Steps in the Pipeline
- Data Preparation
- Input: sequences.fna (FASTA format). There is an example sequence that can be run as an input in the pipeline.
- Parsing: Using Biopython to load sequences
- Verification: Displays sequence ID, length, and snippet
- Sequence Properties
- GC Content:
- Calculated per sequence
- Bar plot (gc_contents.png)
- Sequence Length:
- Measured in base pairs
- Bar plot (lengths.png)
- Summary Output:
- CSV with Sequence ID, GC Content, Length (bp)
- Combined DataFrame visualizations (distribution_lengths_GC.png)
- Protein Translation
- Translates nucleotide sequences to protein using Biopython
- Saves results in protein_sequences.fasta and temp_proteins.fasta
- Sequence Alignment and Conservation
- MSA via Clustal Omega
- Input: temp_proteins.fasta
- Output: sequence_alignments_proteins.faa
- Conservation Analysis
- Calculates position-wise conservation score
- Visualization: conservation_plot.png
- Pairwise Similarity
- Matrix heatmap (distance_matrix.png)
- Hierarchical clustering (hierarchical_clustering.png)

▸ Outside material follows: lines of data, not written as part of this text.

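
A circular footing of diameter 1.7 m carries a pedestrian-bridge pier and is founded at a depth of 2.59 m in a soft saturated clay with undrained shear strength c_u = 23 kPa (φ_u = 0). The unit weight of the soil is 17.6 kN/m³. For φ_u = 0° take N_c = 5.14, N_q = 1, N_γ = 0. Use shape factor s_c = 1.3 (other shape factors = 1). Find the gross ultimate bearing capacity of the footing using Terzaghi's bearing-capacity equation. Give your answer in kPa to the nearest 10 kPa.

Overburden at base level: q = 17.6 × 2.59 = 45.584 kPa.
Cohesion term c·N_c·s_c = 23 × 5.14 × 1.3 = 153.69 kPa; surcharge term q·N_q = 45.584 × 1 = 45.584 kPa.
q_ult = 153.69 + 45.584 = 199.27 kPa.

q_ult ≈ 200 kPa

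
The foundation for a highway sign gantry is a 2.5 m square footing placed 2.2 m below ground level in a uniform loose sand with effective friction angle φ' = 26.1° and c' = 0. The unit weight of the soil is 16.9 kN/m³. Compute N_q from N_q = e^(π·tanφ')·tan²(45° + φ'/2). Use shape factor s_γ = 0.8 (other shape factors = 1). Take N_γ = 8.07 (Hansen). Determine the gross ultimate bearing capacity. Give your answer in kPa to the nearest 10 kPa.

tan26.1° = 0.4899, so N_q = e^(π×0.4899)·tan²(58.05°) = 4.66 × 2.571 = 11.98.
Overburden at base level: q = 16.9 × 2.2 = 37.18 kPa.
Surcharge term q·N_q = 37.18 × 11.981 = 445.47 kPa; self-weight term 0.5·γ·B·N_γ·s_γ = 0.5 × 16.9 × 2.5 × 8.07 × 0.8 = 136.38 kPa.
q_ult = 445.47 + 136.38 = 581.85 kPa.

q_ult ≈ 580 kPa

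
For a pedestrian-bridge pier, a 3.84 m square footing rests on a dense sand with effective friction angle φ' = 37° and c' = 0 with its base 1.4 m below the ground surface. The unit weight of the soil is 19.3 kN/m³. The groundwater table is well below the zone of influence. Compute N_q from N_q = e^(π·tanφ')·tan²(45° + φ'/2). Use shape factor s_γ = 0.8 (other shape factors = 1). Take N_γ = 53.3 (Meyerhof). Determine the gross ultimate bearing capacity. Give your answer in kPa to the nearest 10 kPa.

tan37° = 0.7536, so N_q = e^(π×0.7536)·tan²(63.5°) = 10.669 × 4.023 = 42.92.
Overburden at base level: q = 19.3 × 1.4 = 27.02 kPa.
Surcharge term q·N_q = 27.02 × 42.92 = 1159.7 kPa; self-weight term 0.5·γ·B·N_γ·s_γ = 0.5 × 19.3 × 3.84 × 53.3 × 0.8 = 1580.1 kPa.
q_ult = 1159.7 + 1580.1 = 2739.8 kPa.

q_ult ≈ 2740 kPa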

- Phylogenetic Tree Construction
- Method: UPGMA (Unweighted Pair Group Method with Arithmetic Mean)
- Tool: Biopython Phylo
- Input: MSA from Clustal Omega
- Output Visualization: phylogenetic_tree.png
- Functional Annotation via BLAST
- Tool: NCBI BLASTP (online query)
- For Each Protein:
- Identifies top hit, organism, function, E-value, score
- Summary Table: blast_df (pandas DataFrame)
- Visualizations:
- Top organisms (organism_frequency_distribution.png)
- Top protein functions (function_distribution.png)
Output Summary
Output File | Description |
---|---|
gc_contents.png | GC content bar plot |
lengths.png | Sequence lengths plot |
properties.csv | Sequence ID, GC content, length |
distribution_lengths_GC.png | Combined histogram & boxplot |
protein_sequences.fasta | Translated protein sequences |
sequence_alignments_proteins.faa | MSA results |
conservation_plot.png | Consensus conservation scores |
distance_matrix.png | Pairwise distance heatmap |
hierarchical_clustering.png | Sequence clustering dendrogram |
phylogenetic_tree.png | Phylogenetic tree |
organism_frequency_distribution.png | Top organisms from BLAST |
function_distribution.png | Top protein functions from BLAST |
Notes
- The pipeline is designed to be run in Google Colab.
- BLAST queries are performed online using Biopython’s NCBIWWW.qblast(). Internet is required.
- Clustal Omega must be available via command line (clustalo).